Wisely, instrumental works by contemporaries were used to give the audience a chance to breathe between Praetorius’ intense compositions. Zajac gave a cool, stylish solo on the Baroque flute in selections from Johann Hermann Schein’s “Banchetto Musicale,” and Samuel Scheidt’s “Canzon super Intradam Aechiopicam” got peppy recorder playing from Zajac, Stillman, and Eisenstein. Though there were some occasional ensemble snafus and moments of insecurity among the other players on Saturday night, generally the assembled players gave an appealing, subtle spring to their rhythms, and it’s always a treat to hear so many different period instruments in a room small enough that you can appreciate their unique sonorities.

The program’s summit came at its close, with five settings of “In dulci jublio.” In the first, Zajac and Daniel Stillman, who was playing some sort of reed instrument not listed in the program, played a duet that seemed magically suspended in midair, with the tang of Stillman’s instrument balanced against Zajac’s trombone and the two instruments’ lines weaving around each other in mutual support. The succeeding choral settings were arranged in order of increasing complexity, moving quickly beyond the harmonization most familiar in modern times to ever more ear-catching elaborations. (I would have lapped up about five more settings…)

Yet the encore, J.S. Bach’s chorale on the “Wachet auf” hymn tune whose Praetorius setting opened the concert, sounded shockingly modern by contrast in its harmonic warmth, even though Bach was only writing 100 years or so after Praetorius. It only emphasized how distant Praetorius’ music is to us, and how fascinating (and refreshing) a committed exploration of something far away can be.

More performances Wednesday through Sunday!
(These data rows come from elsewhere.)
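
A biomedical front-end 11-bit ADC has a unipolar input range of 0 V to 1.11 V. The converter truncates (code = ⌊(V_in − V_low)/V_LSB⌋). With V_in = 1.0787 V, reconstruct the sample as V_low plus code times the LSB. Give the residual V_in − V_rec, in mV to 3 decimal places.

0.136 mV

LSB = 1.11/2^11 = 0.542 mV.
(1.0787 − 0)/0.000541992 = 1990.2501; ⌊·⌋ gives code 1990.
Reconstructed: 1.0785645 V.
Error = 1.0787 − 1.0785645 = 0.000135547 V = 0.136 mV.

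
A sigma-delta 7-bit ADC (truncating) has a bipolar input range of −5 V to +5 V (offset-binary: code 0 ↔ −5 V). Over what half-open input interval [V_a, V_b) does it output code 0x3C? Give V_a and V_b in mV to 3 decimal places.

LSB = 10/2^7 = 78.125 mV.
Code 0x3C = 60 decimal.
V_a = V_low + 60·LSB = -0.3125 V; V_b = V_low + 61·LSB = -0.234375 V.

[-312.500 mV, -234.375 mV)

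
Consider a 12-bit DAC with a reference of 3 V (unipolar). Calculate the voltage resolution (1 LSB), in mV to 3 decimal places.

Full-scale span = 3 V.
LSB = 3 / 2^12 = 3 / 4096 = 0.000732422 V = 0.732 mV.

0.732 mV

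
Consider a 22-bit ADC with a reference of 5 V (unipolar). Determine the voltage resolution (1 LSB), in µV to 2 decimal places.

Full-scale span = 5 V.
LSB = 5 / 2^22 = 5 / 4194304 = 1.19209e-06 V = 1.19 µV.

1.19 µV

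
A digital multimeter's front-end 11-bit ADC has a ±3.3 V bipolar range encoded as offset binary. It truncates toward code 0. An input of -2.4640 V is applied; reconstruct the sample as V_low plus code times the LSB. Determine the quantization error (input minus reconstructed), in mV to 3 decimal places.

1.332 mV

Step size: 6.6 V ÷ 2^11 = 3.223 mV.
(-2.4640 − (−3.3))/0.00322266 = 259.4133; ⌊·⌋ gives code 259.
V_rec = (−3.3) + 259·0.00322266 = -2.465332 V.
V_in − V_rec = 0.00133203 V = 1.332 mV.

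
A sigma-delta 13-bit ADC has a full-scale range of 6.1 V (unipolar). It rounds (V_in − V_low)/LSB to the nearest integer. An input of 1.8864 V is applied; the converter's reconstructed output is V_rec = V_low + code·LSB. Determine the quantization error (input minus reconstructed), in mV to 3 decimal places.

0.255 mV

One LSB is 6.1 V / 8192 = 0.745 mV.
(V_in − V_low)/LSB = (1.8864 − 0)/0.000744629 = 2533.3424 → code 2533 (round).
Reconstructed: 1.886145 V.
V_in − V_rec = 0.00025498 V = 0.255 mV.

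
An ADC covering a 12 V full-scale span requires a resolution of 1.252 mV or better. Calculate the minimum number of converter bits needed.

14 bits

Number of steps required ≥ 12 V / 1.252 mV = 9584.66.
Need 2^N ≥ 9584.66; 2^13 = 8192, 2^14 = 16384.
Minimum N = 14.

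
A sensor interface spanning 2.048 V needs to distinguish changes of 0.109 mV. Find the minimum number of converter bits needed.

Number of steps required ≥ 2.048 V / 0.109 mV = 18788.99.
Need 2^N ≥ 18788.99; 2^14 = 16384, 2^15 = 32768.
Minimum N = 15.

15 bits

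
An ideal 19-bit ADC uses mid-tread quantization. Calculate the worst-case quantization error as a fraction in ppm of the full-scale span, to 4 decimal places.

0.9537 ppm

Rounding → worst-case error = ½ LSB = V_FS/2^20, so 1e+06/1048576 = 0.953674 ppm of full scale.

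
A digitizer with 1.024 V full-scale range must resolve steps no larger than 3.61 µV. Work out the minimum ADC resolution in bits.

Number of steps required ≥ 1.024 V / 3.61 µV = 283656.51.
Need 2^N ≥ 283656.51; 2^18 = 262144, 2^19 = 524288.
Minimum N = 19.

19 bits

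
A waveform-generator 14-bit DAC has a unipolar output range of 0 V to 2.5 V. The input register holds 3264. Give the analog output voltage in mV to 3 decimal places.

LSB = 2.5 V / 2^14 = 152.59 µV.
V_out = 0 + 3264 × 0.000152588 V = 0.498047 V.
= 498.047 mV.

498.047 mV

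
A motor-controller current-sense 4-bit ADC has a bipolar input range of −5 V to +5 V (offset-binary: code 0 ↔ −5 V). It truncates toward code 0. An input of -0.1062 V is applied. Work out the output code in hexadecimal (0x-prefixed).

code 0x7 (decimal 7)

With 16 levels over 10 V, one step is 0.6250 V.
(-0.1062 − (−5)) / 0.625 = 7.830 LSBs.
Floor → code 7.
In hexadecimal (0x-prefixed): 0x7.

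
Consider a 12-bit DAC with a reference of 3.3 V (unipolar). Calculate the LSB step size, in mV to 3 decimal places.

0.806 mV

Full-scale span = 3.3 V.
LSB = 3.3 / 2^12 = 3.3 / 4096 = 0.000805664 V = 0.806 mV.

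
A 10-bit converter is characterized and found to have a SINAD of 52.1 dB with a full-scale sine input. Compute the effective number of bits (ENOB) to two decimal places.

ENOB = (SINAD − 1.76) / 6.02 = (52.1 − 1.76)/6.02 = 8.362.

8.36 bits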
See the Folger website for times.

LUTHERAN PEOPLE LIKE LUTHERAN MUSIC

I was raised Lutheran, and a lot of this concert was like hearing my childhood in a 2-hour program. For example, before the concert I was bothering my seatmate by singing the Lutheran Book of Worship version of “Wachet auf,” which for some reason is not the translation used in the Folger program, probably because it is in no way a literal translation with which you could follow the German text. So I may be a little biased.

Among other interesting tidbits, the excellent program notes provided the information that Michael Praetorius was a son of a Michael and for his entire life thus signed himself M.P.C., for Michael Praetorius of Creuzberg. If he were a rapper, MPC would be his MC name, and he would record a song called “Creuzberg State of Mind,” perhaps with Alicia Keys on the hook. I just like thinking about these things.